Mary Susan Pine, who stands outside abortion clinics and advises women not to have the procedure, was accused of blocking a car from entering a Florida abortion clinic in 2009. In December, a judge threw out the case, in which the government sought $10,000 in fines and a permanent injunction barring Pine from counseling women outside the Presidential Women's Center in West Palm Beach, Fla. The government had been appealing the ruling until it was announced Monday it would no longer pursue the case.

Pine's lawyer said she was a victim of a politically-driven prosecution.

"It is irresponsible for the U.S. Department of Justice to place politics above principle when deciding to prosecute, and thus attempt to silence, a pro-life sidewalk counselor without any evidence of wrongdoing," Mathew Staver, founder and chairman of Liberty Counsel, said in a statement. "When the nation’s highest law enforcement officer files suit against any citizen, the suit must be based on the law coupled with compelling evidence.

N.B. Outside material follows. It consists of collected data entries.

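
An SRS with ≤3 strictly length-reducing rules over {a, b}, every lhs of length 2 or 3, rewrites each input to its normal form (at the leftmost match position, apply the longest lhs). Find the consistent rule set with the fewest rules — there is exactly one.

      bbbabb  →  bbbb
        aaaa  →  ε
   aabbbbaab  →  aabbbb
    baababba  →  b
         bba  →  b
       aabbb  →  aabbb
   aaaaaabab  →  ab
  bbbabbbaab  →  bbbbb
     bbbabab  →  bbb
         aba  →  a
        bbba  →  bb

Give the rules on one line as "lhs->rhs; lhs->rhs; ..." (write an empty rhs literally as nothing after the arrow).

  | bbbabb => bbbb
  | aaaa => ba => ε
  | aabbbbaab => aabbbb
  | baababba => babba => bba => b

aaa->b; ba->; baa->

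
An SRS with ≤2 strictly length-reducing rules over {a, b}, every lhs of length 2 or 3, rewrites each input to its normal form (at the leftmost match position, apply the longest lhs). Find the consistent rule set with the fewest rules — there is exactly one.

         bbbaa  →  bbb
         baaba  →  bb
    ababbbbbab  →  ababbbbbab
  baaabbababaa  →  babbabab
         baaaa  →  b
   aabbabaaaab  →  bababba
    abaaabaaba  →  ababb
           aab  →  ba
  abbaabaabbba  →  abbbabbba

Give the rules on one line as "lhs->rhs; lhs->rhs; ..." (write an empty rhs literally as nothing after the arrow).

  | bbbaa => bbb
  | baaba => bbaa => bb
  | ababbbbbab
  | baaabbababaa => babbababaa => babbabab

aa->; aab->ba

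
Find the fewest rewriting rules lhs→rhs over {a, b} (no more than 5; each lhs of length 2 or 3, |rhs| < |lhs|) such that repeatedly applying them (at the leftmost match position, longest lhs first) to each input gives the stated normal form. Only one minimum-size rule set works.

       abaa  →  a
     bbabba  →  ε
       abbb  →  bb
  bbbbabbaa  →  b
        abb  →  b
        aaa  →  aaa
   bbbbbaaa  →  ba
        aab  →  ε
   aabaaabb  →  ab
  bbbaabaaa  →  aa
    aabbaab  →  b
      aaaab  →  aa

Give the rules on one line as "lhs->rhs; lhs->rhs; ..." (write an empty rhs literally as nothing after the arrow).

  | abaa => a
  | bbabba => bbba => baa => ε
  | abbb => bb
  | bbbbabbaa => bababbaa => babbaa => bbaa => b

aab->; abb->b; baa->; bbb->ba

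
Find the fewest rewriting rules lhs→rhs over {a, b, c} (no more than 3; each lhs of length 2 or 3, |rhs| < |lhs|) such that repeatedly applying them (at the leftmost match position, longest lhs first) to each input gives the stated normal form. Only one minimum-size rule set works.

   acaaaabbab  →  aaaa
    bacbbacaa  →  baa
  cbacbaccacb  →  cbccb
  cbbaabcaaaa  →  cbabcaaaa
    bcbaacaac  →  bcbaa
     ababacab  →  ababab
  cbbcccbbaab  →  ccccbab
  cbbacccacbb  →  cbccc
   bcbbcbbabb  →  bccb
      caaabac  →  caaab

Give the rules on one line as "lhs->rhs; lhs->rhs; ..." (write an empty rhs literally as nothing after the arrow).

  | acaaaabbab => aaaabbab => aaaabb => aaaa
  | bacbbacaa => bbbacaa => bacaa => baa
  | cbacbaccacb => cbbaccacb => cbccacb => cbccb
  | cbbaabcaaaa => cbabcaaaa

ac->; bb->; bba->b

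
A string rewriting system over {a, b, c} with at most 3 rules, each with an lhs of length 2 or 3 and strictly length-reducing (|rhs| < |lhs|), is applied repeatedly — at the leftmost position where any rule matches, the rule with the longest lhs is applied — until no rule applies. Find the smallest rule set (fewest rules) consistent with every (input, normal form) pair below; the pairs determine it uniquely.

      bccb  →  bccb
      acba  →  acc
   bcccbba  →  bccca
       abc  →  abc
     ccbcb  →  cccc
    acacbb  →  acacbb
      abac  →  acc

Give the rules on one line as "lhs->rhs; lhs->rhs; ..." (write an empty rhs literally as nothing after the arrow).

ba->c; bba->a; bcb->cc

  | bccb
  | acba => acc
  | bcccbba => bccca
  | abc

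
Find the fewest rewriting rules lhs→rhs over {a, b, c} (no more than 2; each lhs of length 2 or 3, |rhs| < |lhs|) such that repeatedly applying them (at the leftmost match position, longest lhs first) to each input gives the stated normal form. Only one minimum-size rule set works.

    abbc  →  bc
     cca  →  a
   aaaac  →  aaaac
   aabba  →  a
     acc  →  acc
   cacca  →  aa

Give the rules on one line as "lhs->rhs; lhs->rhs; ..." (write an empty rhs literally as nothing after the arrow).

ab->; ca->a

  | abbc => bc
  | cca => ca => a
  | aaaac
  | aabba => aba => a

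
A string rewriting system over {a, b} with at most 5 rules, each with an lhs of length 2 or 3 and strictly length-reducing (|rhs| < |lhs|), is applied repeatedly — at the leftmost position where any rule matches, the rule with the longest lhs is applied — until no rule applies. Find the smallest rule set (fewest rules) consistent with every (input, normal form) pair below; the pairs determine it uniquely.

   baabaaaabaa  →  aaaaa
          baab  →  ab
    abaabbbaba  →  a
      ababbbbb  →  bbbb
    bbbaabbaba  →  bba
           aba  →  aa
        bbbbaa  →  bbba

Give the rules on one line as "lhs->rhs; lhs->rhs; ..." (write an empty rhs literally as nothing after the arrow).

aab->; aba->aa; abb->b; baa->a

  | baabaaaabaa => abaaaabaa => aaaaabaa => aaaaa
  | baab => ab
  | abaabbbaba => aaabbbaba => abbaba => baba => baa => a
  | ababbbbb => aabbbbb => bbbb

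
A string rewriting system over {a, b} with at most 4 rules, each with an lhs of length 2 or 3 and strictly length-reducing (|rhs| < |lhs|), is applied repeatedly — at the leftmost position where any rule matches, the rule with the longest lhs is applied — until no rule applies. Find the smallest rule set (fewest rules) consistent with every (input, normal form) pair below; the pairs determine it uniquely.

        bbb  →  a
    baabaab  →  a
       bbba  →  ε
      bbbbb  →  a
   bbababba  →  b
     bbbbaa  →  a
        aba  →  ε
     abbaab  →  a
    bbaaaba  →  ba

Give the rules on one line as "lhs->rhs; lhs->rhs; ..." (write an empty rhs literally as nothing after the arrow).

  | bbb => ab => a
  | baabaab => bbaab => aaab => ab => a
  | bbba => aba => aa => ε
  | bbbbb => abbb => abb => ab => a

aa->; ab->a; bb->a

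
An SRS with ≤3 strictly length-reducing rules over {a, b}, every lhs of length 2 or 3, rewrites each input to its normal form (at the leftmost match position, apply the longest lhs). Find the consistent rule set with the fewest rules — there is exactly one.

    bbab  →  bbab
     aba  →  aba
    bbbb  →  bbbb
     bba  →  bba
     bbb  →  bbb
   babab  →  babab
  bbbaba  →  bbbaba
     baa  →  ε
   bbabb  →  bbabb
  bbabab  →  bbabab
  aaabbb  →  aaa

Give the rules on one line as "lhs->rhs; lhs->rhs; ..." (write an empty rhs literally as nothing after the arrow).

  | bbab
  | aba
  | bbbb
  | bba

aab->aa; baa->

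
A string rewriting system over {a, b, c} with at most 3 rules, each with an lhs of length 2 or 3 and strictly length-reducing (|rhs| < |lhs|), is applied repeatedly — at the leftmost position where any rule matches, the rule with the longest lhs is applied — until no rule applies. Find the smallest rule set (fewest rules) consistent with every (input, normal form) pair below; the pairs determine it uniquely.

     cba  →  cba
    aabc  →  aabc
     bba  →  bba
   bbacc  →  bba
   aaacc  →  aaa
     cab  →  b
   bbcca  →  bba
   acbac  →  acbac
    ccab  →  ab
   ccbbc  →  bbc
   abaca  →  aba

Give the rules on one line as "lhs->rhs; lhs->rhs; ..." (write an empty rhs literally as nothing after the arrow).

  | cba
  | aabc
  | bba
  | bbacc => bba

ca->; cc->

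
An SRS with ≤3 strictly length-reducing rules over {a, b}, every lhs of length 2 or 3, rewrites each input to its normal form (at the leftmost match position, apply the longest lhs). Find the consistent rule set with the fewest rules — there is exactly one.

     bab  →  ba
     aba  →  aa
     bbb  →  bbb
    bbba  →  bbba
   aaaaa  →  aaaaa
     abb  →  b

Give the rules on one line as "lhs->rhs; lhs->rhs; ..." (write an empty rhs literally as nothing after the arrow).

  | bab => ba
  | aba => aa
  | bbb
  | bbba

ab->a; abb->b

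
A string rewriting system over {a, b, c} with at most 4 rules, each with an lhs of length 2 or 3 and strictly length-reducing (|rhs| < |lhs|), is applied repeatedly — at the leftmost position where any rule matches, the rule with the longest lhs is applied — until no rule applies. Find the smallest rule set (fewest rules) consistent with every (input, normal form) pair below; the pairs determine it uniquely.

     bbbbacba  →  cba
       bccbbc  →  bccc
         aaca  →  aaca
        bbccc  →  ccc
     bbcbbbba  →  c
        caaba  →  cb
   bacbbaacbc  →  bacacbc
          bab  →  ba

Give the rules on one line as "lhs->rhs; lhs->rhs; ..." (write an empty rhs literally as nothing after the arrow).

  | bbbbacba => bbacba => cba
  | bccbbc => bccc
  | aaca
  | bbccc => ccc

aaa->b; ab->a; bb->; bba->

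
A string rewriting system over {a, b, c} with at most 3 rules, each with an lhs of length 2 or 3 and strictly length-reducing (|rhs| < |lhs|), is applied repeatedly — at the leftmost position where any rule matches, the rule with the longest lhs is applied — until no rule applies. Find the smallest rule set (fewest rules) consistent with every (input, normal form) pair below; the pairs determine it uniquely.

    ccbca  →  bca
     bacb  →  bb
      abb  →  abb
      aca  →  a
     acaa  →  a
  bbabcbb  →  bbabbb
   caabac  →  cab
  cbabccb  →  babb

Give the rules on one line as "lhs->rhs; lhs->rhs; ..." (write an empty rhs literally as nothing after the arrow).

aa->a; ac->; cb->b

  | ccbca => cbca => bca
  | bacb => bb
  | abb
  | aca => a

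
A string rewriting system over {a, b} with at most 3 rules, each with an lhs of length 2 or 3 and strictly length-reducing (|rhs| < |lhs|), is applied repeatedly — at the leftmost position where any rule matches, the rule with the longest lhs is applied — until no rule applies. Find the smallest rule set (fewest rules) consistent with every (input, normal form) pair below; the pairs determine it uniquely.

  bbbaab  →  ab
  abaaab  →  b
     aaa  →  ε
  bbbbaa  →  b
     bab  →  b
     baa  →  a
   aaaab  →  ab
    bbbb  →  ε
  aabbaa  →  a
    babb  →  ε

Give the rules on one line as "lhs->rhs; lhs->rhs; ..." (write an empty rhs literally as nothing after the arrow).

  | bbbaab => baab => ab
  | abaaab => aaab => bab => b
  | aaa => ba => ε
  | bbbbaa => bbaa => aa => b

aa->b; ba->; bb->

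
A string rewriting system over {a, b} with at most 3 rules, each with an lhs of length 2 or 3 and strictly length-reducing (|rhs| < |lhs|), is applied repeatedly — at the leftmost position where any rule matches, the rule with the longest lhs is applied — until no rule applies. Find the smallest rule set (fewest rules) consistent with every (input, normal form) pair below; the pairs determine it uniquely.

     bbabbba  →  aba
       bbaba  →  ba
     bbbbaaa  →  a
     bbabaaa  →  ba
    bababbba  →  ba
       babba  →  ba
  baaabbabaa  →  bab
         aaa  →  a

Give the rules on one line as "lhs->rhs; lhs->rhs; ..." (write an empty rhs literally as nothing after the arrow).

  | bbabbba => aabbba => bbba => aba
  | bbaba => aaba => ba
  | bbbbaaa => abbaaa => aaaaa => aaa => a
  | bbabaaa => aabaaa => baaa => ba

aa->; bb->a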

Anything less is an abuse of the high office."

A spokesperson for the Department of Justice defended prosecution decision as "based on the facts presented during our investigations and the applicable federal laws." In Pine's case, "the department made a decision to settle with the defendant rather than continue with costly litigation."

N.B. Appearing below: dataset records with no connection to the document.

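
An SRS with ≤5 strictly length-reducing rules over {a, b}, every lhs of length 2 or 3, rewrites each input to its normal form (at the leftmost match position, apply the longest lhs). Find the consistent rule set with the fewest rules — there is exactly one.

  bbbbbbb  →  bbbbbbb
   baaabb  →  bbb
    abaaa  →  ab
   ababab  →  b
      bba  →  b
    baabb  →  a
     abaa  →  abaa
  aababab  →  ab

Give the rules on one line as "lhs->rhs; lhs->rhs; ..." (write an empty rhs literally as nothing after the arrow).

aaa->; abb->b; bab->a; bba->b

  | bbbbbbb
  | baaabb => bbb
  | abaaa => ab
  | ababab => aaab => b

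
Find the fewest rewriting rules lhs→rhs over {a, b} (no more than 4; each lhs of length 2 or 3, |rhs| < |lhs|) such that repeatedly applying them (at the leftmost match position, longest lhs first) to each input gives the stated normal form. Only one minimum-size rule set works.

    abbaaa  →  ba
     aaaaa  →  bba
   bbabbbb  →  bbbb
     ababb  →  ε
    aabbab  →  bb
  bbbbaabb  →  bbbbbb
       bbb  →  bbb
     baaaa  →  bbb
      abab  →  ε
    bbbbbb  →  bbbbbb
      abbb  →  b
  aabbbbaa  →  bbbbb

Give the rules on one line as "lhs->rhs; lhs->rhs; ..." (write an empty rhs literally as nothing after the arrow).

  | abbaaa => aaa => ba
  | aaaaa => baaa => bba
  | bbabbbb => bbbb
  | ababb => abb => ε

aa->b; aab->b; ab->; abb->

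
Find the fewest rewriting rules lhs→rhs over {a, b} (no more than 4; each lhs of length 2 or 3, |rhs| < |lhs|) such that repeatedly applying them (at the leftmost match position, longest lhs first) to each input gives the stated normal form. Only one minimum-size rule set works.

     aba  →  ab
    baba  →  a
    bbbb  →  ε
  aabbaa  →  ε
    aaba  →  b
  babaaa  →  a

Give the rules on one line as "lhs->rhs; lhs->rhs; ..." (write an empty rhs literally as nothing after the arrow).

aa->; ba->b; bb->

  | aba => ab
  | baba => bba => a
  | bbbb => bb => ε
  | aabbaa => bbaa => aa => ε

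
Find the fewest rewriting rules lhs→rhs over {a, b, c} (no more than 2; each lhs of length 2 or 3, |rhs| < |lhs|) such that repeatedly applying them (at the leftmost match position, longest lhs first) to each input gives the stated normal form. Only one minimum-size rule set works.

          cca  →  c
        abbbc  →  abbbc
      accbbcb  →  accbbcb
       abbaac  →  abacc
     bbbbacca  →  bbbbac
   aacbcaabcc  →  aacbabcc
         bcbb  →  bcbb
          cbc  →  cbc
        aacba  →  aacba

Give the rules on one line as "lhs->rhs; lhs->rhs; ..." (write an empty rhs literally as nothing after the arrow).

  | cca => c
  | abbbc
  | accbbcb
  | abbaac => abacc

baa->ac; ca->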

Florida District Judge Kenneth Ryskamp said in December the case appeared to be part of a "concerted effort" between the government and the Presidential Women's Center.

"The Court is at a loss as to why the government chose to prosecute this particular case in the first place,” Ryskamp wrote in a summary judgment order against the feds. “The court can only wonder whether this action was the product of a concerted effort between the government and PWC, which began well before the date of the incident at issue, to quell Ms. Pine’s activities rather than to vindicate the rights of those allegedly aggrieved by Ms. Pine’s conduct."

Under the Freedom of Access to Clinic Entrances (FACE) federal law, DOJ officials alleged that Pine obstructed a car from entering the Florida abortion clinic on Nov. 19, 2009.

Pine, who could not be reached for comment, had denied obstructing any vehicle from entering the clinic.